What's Mine Is Yours: The Rise of Collaborative Consumption
By Rachel Botsman and Roo Rogers

[n.b., I'm reviewing the Kindle version, so I don't cite page numbers.]

"There is now an unbounded marketplace for efficient peer-to-peer exchanges between producer and consumer, seller and buyer, lender and borrower, and neighbor and neighbor," Botsman and Rogers tell us in the key statement of this book. "Online exchanges mimic the close ties once formed through face-to-face exchanges in villages, but on a much larger and unconfined scale. In other words, technology is reinventing old forms of trust." In their telling, social technologies have allowed more networked connections, and these connections point to "an emerging socioeconomic groundswell; the old stigmatized C's associated with coming together and "sharing" - cooperatives, collectives, and communes - are being refreshed and reinvented into appealing and valuable forms of collaboration and community. We call this groundswell Collaborative Consumption." Examples include services such as and, of course, coworking (which is what prompted me to pick up the book).

What distinguishes Collaborative Consumption from the other C's are scale and reach. The authors categorize their examples into "three systems - product service systems, redistribution markets, and collaborative lifestyles." These work through four principles: "critical mass, idling capacity, belief in the commons, and trust between strangers." The authors use many, many examples ranging from selling (craigslist, eBay) to connecting people with excess capacity (ZipCar, Freecycle, airbnb, coworking) to "dematerializing" formerly physical media into services (iTunes, Netflix).
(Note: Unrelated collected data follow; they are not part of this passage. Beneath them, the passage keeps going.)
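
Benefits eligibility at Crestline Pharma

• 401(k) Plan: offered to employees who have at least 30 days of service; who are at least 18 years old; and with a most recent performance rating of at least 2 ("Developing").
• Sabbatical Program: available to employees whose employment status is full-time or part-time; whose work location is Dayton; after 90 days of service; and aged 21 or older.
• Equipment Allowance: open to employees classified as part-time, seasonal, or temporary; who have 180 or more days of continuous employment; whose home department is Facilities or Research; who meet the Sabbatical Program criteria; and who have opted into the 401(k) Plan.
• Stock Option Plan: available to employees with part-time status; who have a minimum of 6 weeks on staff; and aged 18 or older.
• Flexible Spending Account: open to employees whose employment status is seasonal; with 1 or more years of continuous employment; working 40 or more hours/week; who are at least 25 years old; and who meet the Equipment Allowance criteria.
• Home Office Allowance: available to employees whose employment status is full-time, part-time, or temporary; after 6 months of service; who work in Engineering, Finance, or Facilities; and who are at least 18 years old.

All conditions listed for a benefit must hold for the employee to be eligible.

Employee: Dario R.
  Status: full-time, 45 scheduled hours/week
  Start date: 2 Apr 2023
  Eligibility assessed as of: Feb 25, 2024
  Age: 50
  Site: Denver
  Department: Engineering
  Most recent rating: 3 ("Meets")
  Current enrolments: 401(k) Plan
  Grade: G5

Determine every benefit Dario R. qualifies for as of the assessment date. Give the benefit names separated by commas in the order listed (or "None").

Service from 2 Apr 2023 to Feb 25, 2024: 329 days.
401(k) Plan — service 329 days ≥ 30 days ✓; age 50 ≥ 18 ✓; rating 3 ≥ 2 ✓ → eligible.
Sabbatical Program — status full-time ✓; site Denver ✗ (not Dayton) → not eligible.
Equipment Allowance — status full-time ✗ (requires part-time, seasonal, or temporary) → not eligible.
Stock Option Plan — status full-time ✗ (requires part-time) → not eligible.
Flexible Spending Account — status full-time ✗ (requires seasonal) → not eligible.
Home Office Allowance — status full-time ✓; service 329 days ≥ 6 months (≈180 days) ✓; dept Engineering ✓; age 50 ≥ 18 ✓ → eligible.

401(k) Plan, Home Office Allowance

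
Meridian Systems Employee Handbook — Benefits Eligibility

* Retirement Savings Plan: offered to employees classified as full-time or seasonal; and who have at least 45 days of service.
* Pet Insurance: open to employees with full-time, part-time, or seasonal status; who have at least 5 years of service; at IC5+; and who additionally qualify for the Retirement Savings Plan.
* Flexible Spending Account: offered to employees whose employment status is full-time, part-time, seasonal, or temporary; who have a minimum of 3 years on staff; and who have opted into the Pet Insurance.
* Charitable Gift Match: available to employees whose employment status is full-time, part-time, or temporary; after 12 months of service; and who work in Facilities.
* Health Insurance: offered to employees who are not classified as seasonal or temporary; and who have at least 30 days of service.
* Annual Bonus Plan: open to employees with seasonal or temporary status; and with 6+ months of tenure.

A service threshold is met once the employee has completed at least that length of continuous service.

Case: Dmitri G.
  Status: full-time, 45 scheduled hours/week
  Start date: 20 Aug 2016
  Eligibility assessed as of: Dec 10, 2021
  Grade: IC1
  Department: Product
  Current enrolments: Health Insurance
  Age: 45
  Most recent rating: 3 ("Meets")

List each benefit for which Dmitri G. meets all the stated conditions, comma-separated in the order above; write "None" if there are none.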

In fact, it's this avalanche of examples that makes What's Mine is Yours so richly illustrative, and at the same time so embedded in a popular subgenre that includes works such as The Whuffie Factor and Wikinomics. Like those other books, this one skims lightly across the surface of a lot of different examples - and like those books, this one is necessarily going to have a relatively short shelf life because it relies so heavily on current examples in a fast-moving set of fields without doing a lot to deeply analyze those examples to produce principles. The range of examples makes us want to believe that the authors have discovered some basic principles. On the other hand, the authors often make causal arguments with very little proof - for instance, claiming that the Obamas' White House vegetable garden "evidently" inspired people to start their own gardens across the country. I noticed enough of these that I became quite suspicious of the authors' claims. Although I'm generally sympathetic to the authors' arguments about new ways of connecting, I'm also inclined to test propositions, and the authors don't seem to test them rigorously enough.

The authors can also be hectoring at times. When they tell me to "Think about your own credit card statement for a second (that is if you are not the one in four who has never looked at his or her own statement)," I roll my eyes because I cut up my credit cards years ago. When they tell me that "moving unused goods from nonuse to reuse is now practical," I think about how I've been moving my unused goods to thrift stores for years. And when they begin talking about a system for "banking" reputation - "In the same way that we can move our credit rating from one credit card to the next, our repository of trust will carry from one community to another" - I wonder what happened to decentralized and contextualized forms of trust.

Overall, What's Mine is Yours has some strong points, including a nice overview of coworking. I'd read it for a panoramic view of what constitutes collaboration in social media, as well as for some provocative thinking about the principles of collaborative consumption. But I'd supplement it with more rigorous research.